Dr Najam also described to me, as had Dr Marina El Hajj, the deputy director of the American University hospital, in Beirut the presence of "strange burns" which both suspected of being the result of phosphorus bombs. Such burns as well as people dying from suffocation caused by spasms of the larynx, another symptom consistent with the use phosphorus and reported to me by Dr Najam, have been reported at hospitals and clinics across the country.

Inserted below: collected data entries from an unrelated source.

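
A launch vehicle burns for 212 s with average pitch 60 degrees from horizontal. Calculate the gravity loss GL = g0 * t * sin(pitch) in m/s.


GL = 9.81 * 212 * sin(60 deg) = 1801 m/s

1801 m/s


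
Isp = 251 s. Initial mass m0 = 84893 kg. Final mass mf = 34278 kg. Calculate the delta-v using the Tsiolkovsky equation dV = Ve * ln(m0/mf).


Ve = 251 * 9.81 = 2462.31 m/s
dV = 2462.31 * ln(84893/34278) = 2233 m/s

2233 m/s


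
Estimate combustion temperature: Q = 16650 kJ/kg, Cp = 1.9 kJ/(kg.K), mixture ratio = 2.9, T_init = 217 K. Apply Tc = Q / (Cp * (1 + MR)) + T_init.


Tc = 16650 / (1.9 * (1 + 2.9)) + 217 = 2464 K

2464 K


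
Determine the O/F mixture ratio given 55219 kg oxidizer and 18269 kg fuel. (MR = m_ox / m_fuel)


MR = 55219 / 18269 = 3.02

3.02


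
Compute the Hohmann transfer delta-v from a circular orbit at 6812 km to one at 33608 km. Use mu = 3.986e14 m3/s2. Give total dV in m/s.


V1 = sqrt(mu/r1) = 7649.47 m/s
dV1 = V1*(sqrt(2*r2/(r1+r2)) - 1) = 2214.9 m/s
V2 = sqrt(mu/r2) = 3443.87 m/s
dV2 = V2*(1 - sqrt(2*r1/(r1+r2))) = 1444.47 m/s
Total dV = 3659 m/s

3659 m/s


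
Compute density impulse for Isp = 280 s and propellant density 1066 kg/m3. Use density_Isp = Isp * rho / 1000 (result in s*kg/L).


rho*Isp = 280 * 1066 / 1000 = 298 s*kg/L

298 s*kg/L


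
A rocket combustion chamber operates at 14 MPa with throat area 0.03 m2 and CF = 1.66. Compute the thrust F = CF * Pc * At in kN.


F = 1.66 * 14e6 * 0.03 = 697200.0 N = 697.2 kN

697.2 kN


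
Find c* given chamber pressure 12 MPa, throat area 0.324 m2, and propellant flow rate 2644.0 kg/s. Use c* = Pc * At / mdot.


c* = 12e6 * 0.324 / 2644.0 = 1470 m/s

1470 m/s


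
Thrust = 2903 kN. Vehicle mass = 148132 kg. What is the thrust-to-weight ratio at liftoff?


TWR = 2903000 / (148132 * 9.81) = 2.0

2.0


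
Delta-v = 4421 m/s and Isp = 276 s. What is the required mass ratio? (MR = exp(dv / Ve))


Ve = 276 * 9.81 = 2707.56 m/s
MR = exp(4421 / 2707.56) = 5.118

5.118


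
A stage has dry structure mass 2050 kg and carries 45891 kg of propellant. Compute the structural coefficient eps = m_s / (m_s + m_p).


eps = 2050 / (2050 + 45891) = 0.0428

0.0428


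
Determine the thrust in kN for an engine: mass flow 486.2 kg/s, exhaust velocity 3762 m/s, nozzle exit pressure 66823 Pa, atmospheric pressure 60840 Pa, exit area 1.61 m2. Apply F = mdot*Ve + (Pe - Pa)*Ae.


F = 486.2 * 3762 + (66823 - 60840) * 1.61 = 1.8387e+06 N = 1838.7 kN

1838.7 kN


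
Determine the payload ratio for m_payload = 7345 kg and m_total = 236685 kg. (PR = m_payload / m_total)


PR = 7345 / 236685 = 0.031

0.031


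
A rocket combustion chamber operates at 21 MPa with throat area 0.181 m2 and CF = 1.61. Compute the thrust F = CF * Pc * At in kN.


F = 1.61 * 21e6 * 0.181 = 6.1196e+06 N = 6119.6 kN

6119.6 kN


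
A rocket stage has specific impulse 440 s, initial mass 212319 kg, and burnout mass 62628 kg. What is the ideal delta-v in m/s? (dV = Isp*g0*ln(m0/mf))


Ve = 440 * 9.81 = 4316.4 m/s
dV = 4316.4 * ln(212319/62628) = 5270 m/s

5270 m/s


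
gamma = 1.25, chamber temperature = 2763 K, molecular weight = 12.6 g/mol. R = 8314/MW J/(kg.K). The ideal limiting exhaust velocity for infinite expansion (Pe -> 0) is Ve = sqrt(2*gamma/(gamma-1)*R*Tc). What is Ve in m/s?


R = 8314 / 12.6 = 659.84 J/(kg.K)
Ve = sqrt(2 * 1.25 / (1.25 - 1) * 659.84 * 2763) = 4270 m/s

4270 m/s


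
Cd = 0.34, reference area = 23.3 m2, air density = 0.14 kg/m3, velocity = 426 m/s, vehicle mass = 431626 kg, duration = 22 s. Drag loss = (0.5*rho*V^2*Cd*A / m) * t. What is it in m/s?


D = 0.5 * 0.14 * 426^2 * 0.34 * 23.3 = 100635.7 N
a = 100635.7 / 431626 = 0.2332 m/s2
dV = 0.2332 * 22 = 5.1 m/s

5.1 m/s


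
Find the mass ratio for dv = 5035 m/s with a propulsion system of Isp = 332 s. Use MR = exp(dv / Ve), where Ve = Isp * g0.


Ve = 332 * 9.81 = 3256.92 m/s
MR = exp(5035 / 3256.92) = 4.692

4.692


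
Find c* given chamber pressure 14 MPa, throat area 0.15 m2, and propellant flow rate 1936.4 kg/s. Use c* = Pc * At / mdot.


c* = 14e6 * 0.15 / 1936.4 = 1084 m/s

1084 m/s


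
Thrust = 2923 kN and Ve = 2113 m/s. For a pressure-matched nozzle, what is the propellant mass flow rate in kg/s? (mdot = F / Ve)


mdot = F / Ve = 2923000 / 2113 = 1383.3 kg/s

1383.3 kg/s


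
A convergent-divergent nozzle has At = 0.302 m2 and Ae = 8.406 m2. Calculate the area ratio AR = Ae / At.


AR = 8.406 / 0.302 = 27.8

27.8


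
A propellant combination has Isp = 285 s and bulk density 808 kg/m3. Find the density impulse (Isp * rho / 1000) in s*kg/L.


rho*Isp = 285 * 808 / 1000 = 230 s*kg/L

230 s*kg/L


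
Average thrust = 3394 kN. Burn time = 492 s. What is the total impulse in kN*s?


It = 3394 * 492 = 1669848 kN*s

1669848 kN*s


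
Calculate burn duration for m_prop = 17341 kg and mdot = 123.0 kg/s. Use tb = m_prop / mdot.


tb = 17341 / 123.0 = 141.0 s

141.0 s


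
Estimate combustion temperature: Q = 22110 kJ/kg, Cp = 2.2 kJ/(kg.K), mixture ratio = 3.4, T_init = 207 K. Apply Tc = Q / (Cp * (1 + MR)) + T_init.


Tc = 22110 / (2.2 * (1 + 3.4)) + 207 = 2491 K

2491 K


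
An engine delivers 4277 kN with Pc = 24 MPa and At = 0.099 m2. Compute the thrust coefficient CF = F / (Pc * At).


CF = 4277000 / (24e6 * 0.099) = 1.8

1.8


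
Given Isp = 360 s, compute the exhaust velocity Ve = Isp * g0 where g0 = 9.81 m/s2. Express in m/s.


Ve = Isp * g0 = 360 * 9.81 = 3531.6 m/s

3531.6 m/s


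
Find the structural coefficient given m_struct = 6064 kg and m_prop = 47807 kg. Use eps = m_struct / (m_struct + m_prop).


eps = 6064 / (6064 + 47807) = 0.1126

0.1126


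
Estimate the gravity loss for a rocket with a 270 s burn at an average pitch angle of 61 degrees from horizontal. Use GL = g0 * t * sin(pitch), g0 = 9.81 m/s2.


GL = 9.81 * 270 * sin(61 deg) = 2317 m/s

2317 m/s


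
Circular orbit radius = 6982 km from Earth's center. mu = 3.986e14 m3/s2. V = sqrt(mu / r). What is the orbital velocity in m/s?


V = sqrt(3.986e14 / 6982000) = 7556 m/s

7556 m/s


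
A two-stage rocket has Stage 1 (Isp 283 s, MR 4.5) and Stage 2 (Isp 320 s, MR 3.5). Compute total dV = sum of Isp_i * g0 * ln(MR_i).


dV1 = 283 * 9.81 * ln(4.5) = 4175.7 m/s
dV2 = 320 * 9.81 * ln(3.5) = 3932.7 m/s
Total dV = 4175.7 + 3932.7 = 8108.4 m/s ~ 8108 m/s

8108 m/s


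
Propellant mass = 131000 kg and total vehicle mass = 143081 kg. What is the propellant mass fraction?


PMF = 131000 / 143081 = 0.916

0.916


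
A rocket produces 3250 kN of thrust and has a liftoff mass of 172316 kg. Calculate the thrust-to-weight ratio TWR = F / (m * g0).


TWR = 3250000 / (172316 * 9.81) = 1.92

1.92


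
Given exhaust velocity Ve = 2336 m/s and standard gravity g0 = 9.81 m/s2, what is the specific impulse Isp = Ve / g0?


Isp = Ve / g0 = 2336 / 9.81 = 238.1 s

238.1 s


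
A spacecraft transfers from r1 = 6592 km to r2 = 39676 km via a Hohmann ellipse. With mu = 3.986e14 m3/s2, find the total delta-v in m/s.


V1 = sqrt(mu/r1) = 7776.07 m/s
dV1 = V1*(sqrt(2*r2/(r1+r2)) - 1) = 2407.47 m/s
V2 = sqrt(mu/r2) = 3169.6 m/s
dV2 = V2*(1 - sqrt(2*r1/(r1+r2))) = 1477.65 m/s
Total dV = 3885 m/s

3885 m/s


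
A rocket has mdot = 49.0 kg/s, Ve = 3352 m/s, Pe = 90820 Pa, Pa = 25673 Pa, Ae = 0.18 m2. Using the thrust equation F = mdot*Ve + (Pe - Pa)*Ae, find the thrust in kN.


F = 49.0 * 3352 + (90820 - 25673) * 0.18 = 175974.0 N = 176.0 kN

176.0 kN


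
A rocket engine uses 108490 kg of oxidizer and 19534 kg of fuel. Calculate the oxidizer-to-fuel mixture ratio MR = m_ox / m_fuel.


MR = 108490 / 19534 = 5.55

5.55


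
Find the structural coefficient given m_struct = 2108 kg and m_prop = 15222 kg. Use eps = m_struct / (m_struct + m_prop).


eps = 2108 / (2108 + 15222) = 0.1216

0.1216


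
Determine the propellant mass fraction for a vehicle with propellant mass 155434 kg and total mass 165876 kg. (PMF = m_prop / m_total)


PMF = 155434 / 165876 = 0.937

0.937


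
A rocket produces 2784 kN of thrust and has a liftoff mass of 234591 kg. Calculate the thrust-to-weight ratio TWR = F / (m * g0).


TWR = 2784000 / (234591 * 9.81) = 1.21

1.21


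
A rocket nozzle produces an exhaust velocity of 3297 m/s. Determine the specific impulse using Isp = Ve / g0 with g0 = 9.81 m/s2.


Isp = Ve / g0 = 3297 / 9.81 = 336.1 s

336.1 s


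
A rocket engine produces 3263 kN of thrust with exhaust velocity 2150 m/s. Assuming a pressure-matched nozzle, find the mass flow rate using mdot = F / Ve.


mdot = F / Ve = 3263000 / 2150 = 1517.7 kg/s

1517.7 kg/s


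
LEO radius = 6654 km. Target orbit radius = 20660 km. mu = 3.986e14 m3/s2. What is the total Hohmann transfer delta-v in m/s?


V1 = sqrt(mu/r1) = 7739.76 m/s
dV1 = V1*(sqrt(2*r2/(r1+r2)) - 1) = 1779.76 m/s
V2 = sqrt(mu/r2) = 4392.42 m/s
dV2 = V2*(1 - sqrt(2*r1/(r1+r2))) = 1326.45 m/s
Total dV = 3106 m/s

3106 m/s


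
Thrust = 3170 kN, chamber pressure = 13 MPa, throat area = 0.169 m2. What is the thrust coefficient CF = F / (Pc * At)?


CF = 3170000 / (13e6 * 0.169) = 1.44

1.44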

The use of such weapons, a modern and more powerful version of napalm, is illegal under international law.
Dr Salaam Ismael from Doctors for Iraq has recently arrived in the country in the hope of setting up field clinics in the south as he feels his experience working in places like Fallujah would be helpful. He described the situation in the south and the situation he had seen in Iraq as "almost the same". Once we passed Tyre and entered the south proper on our approach to Qana we saw for our own eyes what he meant. We could not drive more than a kilometer or two without passing the site of a recent Israeli bombing. Craters and destroyed buildings, most of them appearing to have been houses. As in Qana there were smashed children's toys and clothing mingled with the rubble. A reminder that the tragedy at Qana represents only a fragment of a much broader tragedy unfolding in Lebanon which has claimed hundreds of lives already and will claim a thousand soon if not checked.